Ella is writing to her sister-in-law Ida and Ida’s daughter Nellie (who apparently also goes by Ella – Ann also referred to Nellie as “Ella” in a previous letter).
Ella seems much more upbeat than in her previous letter. It sounds like she had a rough go of it for about a month, but she’s back to caring for her garden and crops and also talks about her flock of chickens.
There are interesting mentions of various relatives in this letter. My comments follow after the text of the letter.
1546 S 25th St
June 2, 1902
Dear Sister & Ella,
I received your letter Sunday and was glad to hear from you. I have often thought of writing but kept putting it off. I was not able to do but very little all through May and only the lightest kind of work. My side hurt me so. I am feeling much better now, so every thing got behind and I guess all know how the weeds grow. But ever thing looks fine. There is going to be a good deal of weedy corn but I guess people will not want to say any thing about too much rain.
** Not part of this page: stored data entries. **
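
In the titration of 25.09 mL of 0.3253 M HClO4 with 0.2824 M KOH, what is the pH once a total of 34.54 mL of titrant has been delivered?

n(acid) = 0.3253 x 0.02509 = 0.008162 mol; n(KOH) added = 0.2824 x 0.03454 = 0.009754 mol.
Base is in excess by 0.009754 - 0.008162 = 0.001592 mol in a total volume of 0.05963 L.
[OH^-] = 0.001592/0.05963 = 0.02670 M, so pOH = 1.57 and pH = 14.00 - 1.57 = 12.43.

12.43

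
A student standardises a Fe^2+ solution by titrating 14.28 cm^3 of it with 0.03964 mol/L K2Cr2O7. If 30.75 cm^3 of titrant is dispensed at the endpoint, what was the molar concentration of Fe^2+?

0.512 M

n(K2Cr2O7) = 0.03964 x 0.03075 = 0.001219 mol.
From the balanced equation, 1 mol K2Cr2O7 reacts with 6 mol Fe^2+, so n(Fe^2+) = 0.001219 x 6/1 = 0.007314 mol.
[Fe^2+] = 0.007314 / 0.01428 L = 0.512 M.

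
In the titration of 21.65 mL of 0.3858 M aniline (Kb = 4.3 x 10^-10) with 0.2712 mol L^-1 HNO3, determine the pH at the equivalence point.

n(C6H5NH2) = 0.3858 x 0.02165 = 0.008353 mol; V(HNO3) at equivalence = 0.008353/0.2712 = 0.03080 L.
At equivalence the base is fully converted to C6H5NH3+; total volume = 0.05245 L, so [C6H5NH3+] = 0.008353/0.05245 = 0.1593 M.
Ka(C6H5NH3+) = Kw/Kb = 1.0e-14 / 4.3 x 10^-10 = 2.33e-5.
[H^+] = sqrt(Ka x [C6H5NH3+]) = sqrt(2.33e-5 x 0.1593) = 0.00192 M.
pH = -log(0.00192) = 2.72.

2.72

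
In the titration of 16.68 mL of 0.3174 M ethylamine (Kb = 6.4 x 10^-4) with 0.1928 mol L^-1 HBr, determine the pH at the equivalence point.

n(C2H5NH2) = 0.3174 x 0.01668 = 0.005294 mol; V(HBr) at equivalence = 0.005294/0.1928 = 0.02746 L.
At equivalence the base is fully converted to C2H5NH3+; total volume = 0.04414 L, so [C2H5NH3+] = 0.005294/0.04414 = 0.1199 M.
Ka(C2H5NH3+) = Kw/Kb = 1.0e-14 / 6.4 x 10^-4 = 1.56e-11.
[H^+] = sqrt(Ka x [C2H5NH3+]) = sqrt(1.56e-11 x 0.1199) = 1.37e-6 M.
pH = -log(1.37e-6) = 5.86.

5.86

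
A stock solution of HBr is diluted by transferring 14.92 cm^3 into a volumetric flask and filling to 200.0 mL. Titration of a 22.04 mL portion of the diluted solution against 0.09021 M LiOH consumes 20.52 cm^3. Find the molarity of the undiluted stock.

n(LiOH) = 0.09021 x 0.02052 = 0.001851 mol.
n(HBr) in the aliquot = 0.001851 mol.
[diluted HBr] = 0.001851 / 0.02204 = 0.08399 M.
Dilution factor = 200.0/14.92 = 13.40, so [stock] = 0.08399 x 13.40 = 1.13 M.

1.13 M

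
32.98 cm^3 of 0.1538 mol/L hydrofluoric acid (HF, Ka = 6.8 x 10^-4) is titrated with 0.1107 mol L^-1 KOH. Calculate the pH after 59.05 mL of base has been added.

12.20

n(acid) = 0.1538 x 0.03298 = 0.005072 mol; n(KOH) added = 0.1107 x 0.05905 = 0.006537 mol.
Base is in excess by 0.006537 - 0.005072 = 0.001465 mol in a total volume of 0.09203 L.
[OH^-] = 0.001465/0.09203 = 0.01591 M, so pOH = 1.80 and pH = 14.00 - 1.80 = 12.20.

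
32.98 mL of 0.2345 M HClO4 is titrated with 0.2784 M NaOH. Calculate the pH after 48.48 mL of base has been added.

12.85

n(acid) = 0.2345 x 0.03298 = 0.007734 mol; n(NaOH) added = 0.2784 x 0.04848 = 0.01350 mol.
Base is in excess by 0.01350 - 0.007734 = 0.005763 mol in a total volume of 0.08146 L.
[OH^-] = 0.005763/0.08146 = 0.07075 M, so pOH = 1.15 and pH = 14.00 - 1.15 = 12.85.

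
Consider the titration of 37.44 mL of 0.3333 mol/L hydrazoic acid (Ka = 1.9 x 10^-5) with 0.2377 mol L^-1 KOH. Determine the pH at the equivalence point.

8.93

n(HN3) = 0.3333 x 0.03744 = 0.01248 mol; V(KOH) at equivalence = 0.01248/0.2377 = 0.05250 L.
At equivalence all the acid is converted to N3-; total volume = 0.03744 + 0.05250 = 0.08994 L, so [N3-] = 0.01248/0.08994 = 0.1387 M.
Kb = Kw/Ka = 1.0e-14 / 1.9 x 10^-5 = 5.26e-10.
[OH^-] = sqrt(Kb x [N3-]) = sqrt(5.26e-10 x 0.1387) = 8.55e-6 M.
pOH = 5.07, so pH = 14.00 - 5.07 = 8.93.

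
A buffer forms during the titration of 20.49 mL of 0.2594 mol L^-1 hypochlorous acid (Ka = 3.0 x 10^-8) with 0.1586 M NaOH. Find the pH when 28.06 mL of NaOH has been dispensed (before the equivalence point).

Initial n(HClO) = 0.2594 x 0.02049 = 0.005315 mol.
n(NaOH) added = 0.1586 x 0.02806 = 0.004450 mol, converting that many moles of HClO to ClO-.
Remaining n(HClO) = 0.0008648 mol; n(ClO-) = 0.004450 mol.
By Henderson-Hasselbalch, pH = pKa + log([A^-]/[HA]) = 7.52 + log(0.004450/0.0008648) = 7.52 + (+0.71) = 8.23.

8.23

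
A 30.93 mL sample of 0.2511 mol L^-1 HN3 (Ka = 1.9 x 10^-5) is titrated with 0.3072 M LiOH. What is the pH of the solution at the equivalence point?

8.93

n(HN3) = 0.2511 x 0.03093 = 0.007767 mol; V(LiOH) at equivalence = 0.007767/0.3072 = 0.02528 L.
At equivalence all the acid is converted to N3-; total volume = 0.03093 + 0.02528 = 0.05621 L, so [N3-] = 0.007767/0.05621 = 0.1382 M.
Kb = Kw/Ka = 1.0e-14 / 1.9 x 10^-5 = 5.26e-10.
[OH^-] = sqrt(Kb x [N3-]) = sqrt(5.26e-10 x 0.1382) = 8.53e-6 M.
pOH = 5.07, so pH = 14.00 - 5.07 = 8.93.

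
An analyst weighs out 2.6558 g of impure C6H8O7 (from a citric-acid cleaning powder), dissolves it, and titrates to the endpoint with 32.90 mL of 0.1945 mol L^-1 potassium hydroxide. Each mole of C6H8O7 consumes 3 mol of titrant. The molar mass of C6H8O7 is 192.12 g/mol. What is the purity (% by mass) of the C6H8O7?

15.4%

n(KOH) = 0.1945 x 0.03290 = 0.006399 mol.
n(C6H8O7) = 0.006399 / 3 = 0.002133 mol.
mass of C6H8O7 = 0.002133 x 192.12 = 0.4098 g.
% purity = 0.4098 / 2.6558 x 100 = 15.4%.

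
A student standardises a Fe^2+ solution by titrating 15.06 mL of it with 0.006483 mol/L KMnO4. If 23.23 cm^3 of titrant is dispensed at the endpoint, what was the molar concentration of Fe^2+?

n(KMnO4) = 0.006483 x 0.02323 = 0.0001506 mol.
From the balanced equation, 1 mol KMnO4 reacts with 5 mol Fe^2+, so n(Fe^2+) = 0.0001506 x 5/1 = 0.0007530 mol.
[Fe^2+] = 0.0007530 / 0.01506 L = 0.0500 M.

0.0500 M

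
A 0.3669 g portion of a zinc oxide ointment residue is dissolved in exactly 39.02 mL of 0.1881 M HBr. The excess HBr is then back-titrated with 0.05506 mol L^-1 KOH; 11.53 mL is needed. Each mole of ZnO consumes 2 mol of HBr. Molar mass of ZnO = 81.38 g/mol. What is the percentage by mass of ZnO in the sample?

74.4%

Total n(HBr) added = 0.1881 x 0.03902 = 0.007340 mol.
n(KOH) used = 0.05506 x 0.01153 = 0.0006348 mol, which equals the excess n(HBr).
So n(HBr) consumed by the sample = 0.007340 - 0.0006348 = 0.006705 mol.
n(ZnO) = 0.006705 / 2 = 0.003352 mol.
mass ZnO = 0.003352 x 81.38 = 0.2728 g, so %ZnO = 0.2728/0.3669 x 100 = 74.4%.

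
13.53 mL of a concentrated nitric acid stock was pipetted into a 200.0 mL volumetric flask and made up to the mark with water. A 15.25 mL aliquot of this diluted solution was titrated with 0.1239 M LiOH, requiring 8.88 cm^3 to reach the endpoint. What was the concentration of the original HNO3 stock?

n(LiOH) = 0.1239 x 0.008880 = 0.001100 mol.
n(HNO3) in the aliquot = 0.001100 mol.
[diluted HNO3] = 0.001100 / 0.01525 = 0.07215 M.
Dilution factor = 200.0/13.53 = 14.78, so [stock] = 0.07215 x 14.78 = 1.07 M.

1.07 M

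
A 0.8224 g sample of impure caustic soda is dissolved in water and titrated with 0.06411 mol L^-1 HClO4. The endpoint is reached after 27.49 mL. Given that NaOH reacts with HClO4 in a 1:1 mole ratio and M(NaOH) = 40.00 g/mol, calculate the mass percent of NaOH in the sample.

n(HClO4) = 0.06411 x 0.02749 = 0.001762 mol.
n(NaOH) = 0.001762 / 1 = 0.001762 mol.
mass of NaOH = 0.001762 x 40.00 = 0.07050 g.
% purity = 0.07050 / 0.8224 x 100 = 8.57%.

8.57%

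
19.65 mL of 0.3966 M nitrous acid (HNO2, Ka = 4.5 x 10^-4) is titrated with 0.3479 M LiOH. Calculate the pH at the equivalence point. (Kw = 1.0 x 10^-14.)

n(HNO2) = 0.3966 x 0.01965 = 0.007793 mol; V(LiOH) at equivalence = 0.007793/0.3479 = 0.02240 L.
At equivalence all the acid is converted to NO2-; total volume = 0.01965 + 0.02240 = 0.04205 L, so [NO2-] = 0.007793/0.04205 = 0.1853 M.
Kb = Kw/Ka = 1.0e-14 / 4.5 x 10^-4 = 2.22e-11.
[OH^-] = sqrt(Kb x [NO2-]) = sqrt(2.22e-11 x 0.1853) = 2.03e-6 M.
pOH = 5.69, so pH = 14.00 - 5.69 = 8.31.

8.31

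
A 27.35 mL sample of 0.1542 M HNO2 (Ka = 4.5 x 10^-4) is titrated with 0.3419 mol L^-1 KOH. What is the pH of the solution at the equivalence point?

8.19

n(HNO2) = 0.1542 x 0.02735 = 0.004217 mol; V(KOH) at equivalence = 0.004217/0.3419 = 0.01234 L.
At equivalence all the acid is converted to NO2-; total volume = 0.02735 + 0.01234 = 0.03969 L, so [NO2-] = 0.004217/0.03969 = 0.1063 M.
Kb = Kw/Ka = 1.0e-14 / 4.5 x 10^-4 = 2.22e-11.
[OH^-] = sqrt(Kb x [NO2-]) = sqrt(2.22e-11 x 0.1063) = 1.54e-6 M.
pOH = 5.81, so pH = 14.00 - 5.81 = 8.19.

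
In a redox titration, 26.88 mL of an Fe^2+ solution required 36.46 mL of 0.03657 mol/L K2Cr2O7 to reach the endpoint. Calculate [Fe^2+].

0.298 M

n(K2Cr2O7) = 0.03657 x 0.03646 = 0.001333 mol.
From the balanced equation, 1 mol K2Cr2O7 reacts with 6 mol Fe^2+, so n(Fe^2+) = 0.001333 x 6/1 = 0.008000 mol.
[Fe^2+] = 0.008000 / 0.02688 L = 0.298 M.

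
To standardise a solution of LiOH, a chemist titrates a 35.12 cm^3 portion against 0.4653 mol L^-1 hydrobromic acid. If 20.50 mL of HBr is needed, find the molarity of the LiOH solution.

0.272 M

n(HBr) delivered = 0.4653 x 0.02050 = 0.009539 mol.
For a 1:1 reaction, n(LiOH) = 0.009539 mol.
[LiOH] = 0.009539 mol / 0.03512 L = 0.272 M.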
I don’t think I ever saw such fine potatoes. I had potatoes as large as a hen’s egg the 6th of June. When Maggie got back to Wis., she found Uncle Phin not well. He had a bad cold but thought he would be able to travel Monday but by Sunday he had grown so much worse, the Dr said he could not get well. They did not think he would live for about two weeks. Schuyler got to worrying about Maggie and went back and stayed and they got home May 29th. He was gone six days. I went out and stayed with Winnie. Maggie was pretty well tired out. Uncle is gaining slowly and thinks he will get out to see us.
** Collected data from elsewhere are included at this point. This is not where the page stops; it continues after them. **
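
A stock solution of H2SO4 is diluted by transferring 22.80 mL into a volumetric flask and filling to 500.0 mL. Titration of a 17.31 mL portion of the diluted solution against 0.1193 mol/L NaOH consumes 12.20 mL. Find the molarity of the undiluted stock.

n(NaOH) = 0.1193 x 0.01220 = 0.001455 mol.
n(H2SO4) in the aliquot = 0.001455 x 1/2 = 0.0007277 mol.
[diluted H2SO4] = 0.0007277 / 0.01731 = 0.04204 M.
Dilution factor = 500.0/22.80 = 21.93, so [stock] = 0.04204 x 21.93 = 0.922 M.

0.922 M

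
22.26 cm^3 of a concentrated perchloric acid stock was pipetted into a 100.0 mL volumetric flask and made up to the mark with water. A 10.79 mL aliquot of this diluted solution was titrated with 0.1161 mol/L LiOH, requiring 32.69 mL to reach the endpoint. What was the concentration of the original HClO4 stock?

n(LiOH) = 0.1161 x 0.03269 = 0.003795 mol.
n(HClO4) in the aliquot = 0.003795 mol.
[diluted HClO4] = 0.003795 / 0.01079 = 0.3517 M.
Dilution factor = 100.0/22.26 = 4.492, so [stock] = 0.3517 x 4.492 = 1.58 M.

1.58 M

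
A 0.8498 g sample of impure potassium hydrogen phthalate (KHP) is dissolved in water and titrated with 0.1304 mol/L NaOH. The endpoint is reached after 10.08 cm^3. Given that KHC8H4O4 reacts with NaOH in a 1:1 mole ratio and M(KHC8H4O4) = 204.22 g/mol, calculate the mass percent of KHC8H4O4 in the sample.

31.6%

n(NaOH) = 0.1304 x 0.01008 = 0.001314 mol.
n(KHC8H4O4) = 0.001314 / 1 = 0.001314 mol.
mass of KHC8H4O4 = 0.001314 x 204.22 = 0.2684 g.
% purity = 0.2684 / 0.8498 x 100 = 31.6%.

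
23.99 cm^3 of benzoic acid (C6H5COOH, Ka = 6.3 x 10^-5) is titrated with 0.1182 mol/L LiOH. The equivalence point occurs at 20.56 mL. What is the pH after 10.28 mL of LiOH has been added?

4.20

10.28 mL is exactly half the equivalence volume (20.56/2), i.e. the half-equivalence point.
There, n(HA) = n(A^-), so pH = pKa = -log(6.3 x 10^-5) = 4.20.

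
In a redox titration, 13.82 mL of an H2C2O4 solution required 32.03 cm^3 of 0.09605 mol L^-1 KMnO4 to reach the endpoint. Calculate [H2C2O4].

0.557 M

n(KMnO4) = 0.09605 x 0.03203 = 0.003076 mol.
From the balanced equation, 2 mol KMnO4 reacts with 5 mol H2C2O4, so n(H2C2O4) = 0.003076 x 5/2 = 0.007691 mol.
[H2C2O4] = 0.007691 / 0.01382 L = 0.557 M.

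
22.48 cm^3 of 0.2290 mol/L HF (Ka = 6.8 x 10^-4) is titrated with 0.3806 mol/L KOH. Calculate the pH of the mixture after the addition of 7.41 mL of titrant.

Initial n(HF) = 0.2290 x 0.02248 = 0.005148 mol.
n(KOH) added = 0.3806 x 0.007410 = 0.002820 mol, converting that many moles of HF to F-.
Remaining n(HF) = 0.002328 mol; n(F-) = 0.002820 mol.
By Henderson-Hasselbalch, pH = pKa + log([A^-]/[HA]) = 3.17 + log(0.002820/0.002328) = 3.17 + (+0.08) = 3.25.

3.25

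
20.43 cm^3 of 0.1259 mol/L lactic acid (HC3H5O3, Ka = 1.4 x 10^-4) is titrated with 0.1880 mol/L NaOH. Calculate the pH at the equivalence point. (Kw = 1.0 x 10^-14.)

n(HC3H5O3) = 0.1259 x 0.02043 = 0.002572 mol; V(NaOH) at equivalence = 0.002572/0.1880 = 0.01368 L.
At equivalence all the acid is converted to C3H5O3-; total volume = 0.02043 + 0.01368 = 0.03411 L, so [C3H5O3-] = 0.002572/0.03411 = 0.07540 M.
Kb = Kw/Ka = 1.0e-14 / 1.4 x 10^-4 = 7.14e-11.
[OH^-] = sqrt(Kb x [C3H5O3-]) = sqrt(7.14e-11 x 0.07540) = 2.32e-6 M.
pOH = 5.63, so pH = 14.00 - 5.63 = 8.37.

8.37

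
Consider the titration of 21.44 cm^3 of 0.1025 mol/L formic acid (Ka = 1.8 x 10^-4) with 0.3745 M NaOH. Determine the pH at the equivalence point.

8.33

n(HCOOH) = 0.1025 x 0.02144 = 0.002198 mol; V(NaOH) at equivalence = 0.002198/0.3745 = 0.005868 L.
At equivalence all the acid is converted to HCOO-; total volume = 0.02144 + 0.005868 = 0.02731 L, so [HCOO-] = 0.002198/0.02731 = 0.08047 M.
Kb = Kw/Ka = 1.0e-14 / 1.8 x 10^-4 = 5.56e-11.
[OH^-] = sqrt(Kb x [HCOO-]) = sqrt(5.56e-11 x 0.08047) = 2.11e-6 M.
pOH = 5.67, so pH = 14.00 - 5.67 = 8.33.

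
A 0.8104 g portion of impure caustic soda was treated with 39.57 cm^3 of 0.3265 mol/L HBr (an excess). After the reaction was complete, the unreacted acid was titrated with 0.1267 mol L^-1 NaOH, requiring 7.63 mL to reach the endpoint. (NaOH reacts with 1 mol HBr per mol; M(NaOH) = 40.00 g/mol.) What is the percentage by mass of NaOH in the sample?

Total n(HBr) added = 0.3265 x 0.03957 = 0.01292 mol.
n(NaOH) used = 0.1267 x 0.007630 = 0.0009667 mol, which equals the excess n(HBr).
So n(HBr) consumed by the sample = 0.01292 - 0.0009667 = 0.01195 mol.
n(NaOH) = 0.01195 / 1 = 0.01195 mol.
mass NaOH = 0.01195 x 40.00 = 0.4781 g, so %NaOH = 0.4781/0.8104 x 100 = 59.0%.

59.0%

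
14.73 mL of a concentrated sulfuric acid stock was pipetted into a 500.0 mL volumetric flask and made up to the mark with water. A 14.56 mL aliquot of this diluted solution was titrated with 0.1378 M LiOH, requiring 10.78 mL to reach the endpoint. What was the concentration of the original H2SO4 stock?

1.73 M

n(LiOH) = 0.1378 x 0.01078 = 0.001485 mol.
n(H2SO4) in the aliquot = 0.001485 x 1/2 = 0.0007427 mol.
[diluted H2SO4] = 0.0007427 / 0.01456 = 0.05101 M.
Dilution factor = 500.0/14.73 = 33.94, so [stock] = 0.05101 x 33.94 = 1.73 M.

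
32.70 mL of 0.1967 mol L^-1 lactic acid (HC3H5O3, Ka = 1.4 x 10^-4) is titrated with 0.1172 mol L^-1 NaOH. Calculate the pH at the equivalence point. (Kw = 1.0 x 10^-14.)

n(HC3H5O3) = 0.1967 x 0.03270 = 0.006432 mol; V(NaOH) at equivalence = 0.006432/0.1172 = 0.05488 L.
At equivalence all the acid is converted to C3H5O3-; total volume = 0.03270 + 0.05488 = 0.08758 L, so [C3H5O3-] = 0.006432/0.08758 = 0.07344 M.
Kb = Kw/Ka = 1.0e-14 / 1.4 x 10^-4 = 7.14e-11.
[OH^-] = sqrt(Kb x [C3H5O3-]) = sqrt(7.14e-11 x 0.07344) = 2.29e-6 M.
pOH = 5.64, so pH = 14.00 - 5.64 = 8.36.

8.36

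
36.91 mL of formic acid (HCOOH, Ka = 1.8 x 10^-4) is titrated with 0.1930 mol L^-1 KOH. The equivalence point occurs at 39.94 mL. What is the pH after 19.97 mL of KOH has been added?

3.74

19.97 mL is exactly half the equivalence volume (39.94/2), i.e. the half-equivalence point.
There, n(HA) = n(A^-), so pH = pKa = -log(1.8 x 10^-4) = 3.74.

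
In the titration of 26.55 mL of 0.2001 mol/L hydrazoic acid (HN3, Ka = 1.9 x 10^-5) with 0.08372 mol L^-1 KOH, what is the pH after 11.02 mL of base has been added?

Initial n(HN3) = 0.2001 x 0.02655 = 0.005313 mol.
n(KOH) added = 0.08372 x 0.01102 = 0.0009226 mol, converting that many moles of HN3 to N3-.
Remaining n(HN3) = 0.004390 mol; n(N3-) = 0.0009226 mol.
By Henderson-Hasselbalch, pH = pKa + log([A^-]/[HA]) = 4.72 + log(0.0009226/0.004390) = 4.72 + (-0.68) = 4.04.

4.04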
Uncle John stayed with me untill the next Friday after he came home from your place, he was anxious to see Uncle Phin but could not stay any longer. I have had two letters from him since he went home. Lucy has been quite sick, I guess his garden was waiting for him when he got home. I received a letter from Annie Sunday. The have had a long siege of sickness but all are up and around now. She sends her love to you all.
I have not had any word from brother John yet. I directed my letter to Bangor and it has not been returned to me. Uncle John wrote that he had left Bangor, had sold his place and gone some distance and was keeping a furniture store.
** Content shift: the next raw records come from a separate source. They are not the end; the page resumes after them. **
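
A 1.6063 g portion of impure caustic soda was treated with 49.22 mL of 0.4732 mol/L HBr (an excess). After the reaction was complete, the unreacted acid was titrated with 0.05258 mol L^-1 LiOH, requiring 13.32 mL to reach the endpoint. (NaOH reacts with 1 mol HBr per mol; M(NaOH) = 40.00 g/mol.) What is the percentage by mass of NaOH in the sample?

Total n(HBr) added = 0.4732 x 0.04922 = 0.02329 mol.
n(LiOH) used = 0.05258 x 0.01332 = 0.0007004 mol, which equals the excess n(HBr).
So n(HBr) consumed by the sample = 0.02329 - 0.0007004 = 0.02259 mol.
n(NaOH) = 0.02259 / 1 = 0.02259 mol.
mass NaOH = 0.02259 x 40.00 = 0.9036 g, so %NaOH = 0.9036/1.6063 x 100 = 56.3%.

56.3%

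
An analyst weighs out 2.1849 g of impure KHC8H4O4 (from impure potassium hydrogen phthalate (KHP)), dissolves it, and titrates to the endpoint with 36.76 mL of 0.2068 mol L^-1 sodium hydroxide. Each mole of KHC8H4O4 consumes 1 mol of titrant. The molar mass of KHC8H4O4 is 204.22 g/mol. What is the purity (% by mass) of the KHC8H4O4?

71.1%

n(NaOH) = 0.2068 x 0.03676 = 0.007602 mol.
n(KHC8H4O4) = 0.007602 / 1 = 0.007602 mol.
mass of KHC8H4O4 = 0.007602 x 204.22 = 1.552 g.
% purity = 1.552 / 2.1849 x 100 = 71.1%.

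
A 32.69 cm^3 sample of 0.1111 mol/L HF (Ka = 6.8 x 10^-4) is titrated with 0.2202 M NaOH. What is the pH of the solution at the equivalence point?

n(HF) = 0.1111 x 0.03269 = 0.003632 mol; V(NaOH) at equivalence = 0.003632/0.2202 = 0.01649 L.
At equivalence all the acid is converted to F-; total volume = 0.03269 + 0.01649 = 0.04918 L, so [F-] = 0.003632/0.04918 = 0.07384 M.
Kb = Kw/Ka = 1.0e-14 / 6.8 x 10^-4 = 1.47e-11.
[OH^-] = sqrt(Kb x [F-]) = sqrt(1.47e-11 x 0.07384) = 1.04e-6 M.
pOH = 5.98, so pH = 14.00 - 5.98 = 8.02.

8.02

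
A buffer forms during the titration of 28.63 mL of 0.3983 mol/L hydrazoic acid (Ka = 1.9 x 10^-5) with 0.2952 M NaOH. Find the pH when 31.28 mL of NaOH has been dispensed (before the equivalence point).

Initial n(HN3) = 0.3983 x 0.02863 = 0.01140 mol.
n(NaOH) added = 0.2952 x 0.03128 = 0.009234 mol, converting that many moles of HN3 to N3-.
Remaining n(HN3) = 0.002169 mol; n(N3-) = 0.009234 mol.
By Henderson-Hasselbalch, pH = pKa + log([A^-]/[HA]) = 4.72 + log(0.009234/0.002169) = 4.72 + (+0.63) = 5.35.

5.35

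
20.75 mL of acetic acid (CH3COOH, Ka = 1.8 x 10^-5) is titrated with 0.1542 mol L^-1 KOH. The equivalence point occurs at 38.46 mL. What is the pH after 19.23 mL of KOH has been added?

4.74

19.23 mL is exactly half the equivalence volume (38.46/2), i.e. the half-equivalence point.
There, n(HA) = n(A^-), so pH = pKa = -log(1.8 x 10^-5) = 4.74.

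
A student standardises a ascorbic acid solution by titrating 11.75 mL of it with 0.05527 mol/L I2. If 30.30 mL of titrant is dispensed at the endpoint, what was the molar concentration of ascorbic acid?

0.143 M

n(I2) = 0.05527 x 0.03030 = 0.001675 mol.
From the balanced equation, 1 mol I2 reacts with 1 mol ascorbic acid, so n(ascorbic acid) = 0.001675 x 1/1 = 0.001675 mol.
[ascorbic acid] = 0.001675 / 0.01175 L = 0.143 M.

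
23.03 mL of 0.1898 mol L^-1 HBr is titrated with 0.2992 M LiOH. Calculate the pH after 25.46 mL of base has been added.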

I am alone only when some one comes to stay all night. The neighbors come in real often. Old Mr. Brookman was quite sick for three weeks but is up and around again. Well Nellie I have only a little over 80 chickens, had over 60 but some died and I think the cats took the rest. My hens lay well. I have sold a good many eggs.
I hope this will find you all well. I would like to come down but do not know when I can. I am very lonely. I wish some of you could come up. Please write soon with my love to all.
Good by from sister and Aunt Ella
- Ella’s sister Maggie has gone back to Wisconsin to visit their Uncle Phin. Uncle Phin’s wife Margaret (Ann’s sister) had passed away four months prior.
- Maggie’s husband Schuyler has followed Maggie out to Wisconsin, leaving their son Winford in Ella’s care, “because he is worried”. This foreshadows some of the issues in their marriage, the details of which will be splashed all over the newspapers during their 1911 divorce.
- Uncle John’s visit is mentioned – perhaps confirming that he was indeed the Uncle that was referenced in the previous letter.
- John’s daughter Lucy is mentioned. Lucy would be Ella’s first cousin and would be about eight years younger than Ella.
- “Annie” is probably their cousin Annie Susan Frasier McHugh from Iowa (a first cousin on Ella’s father’s side).
- A mention of brother John in Bangor! This is probably the elusive John Miller that I speculated about previously. It sounds like the family has lost touch with him.
This is the last letter I have from Ella. As far as I know, she lived in the little house at 1546 South 25th Street in Lincoln until her death in 1951.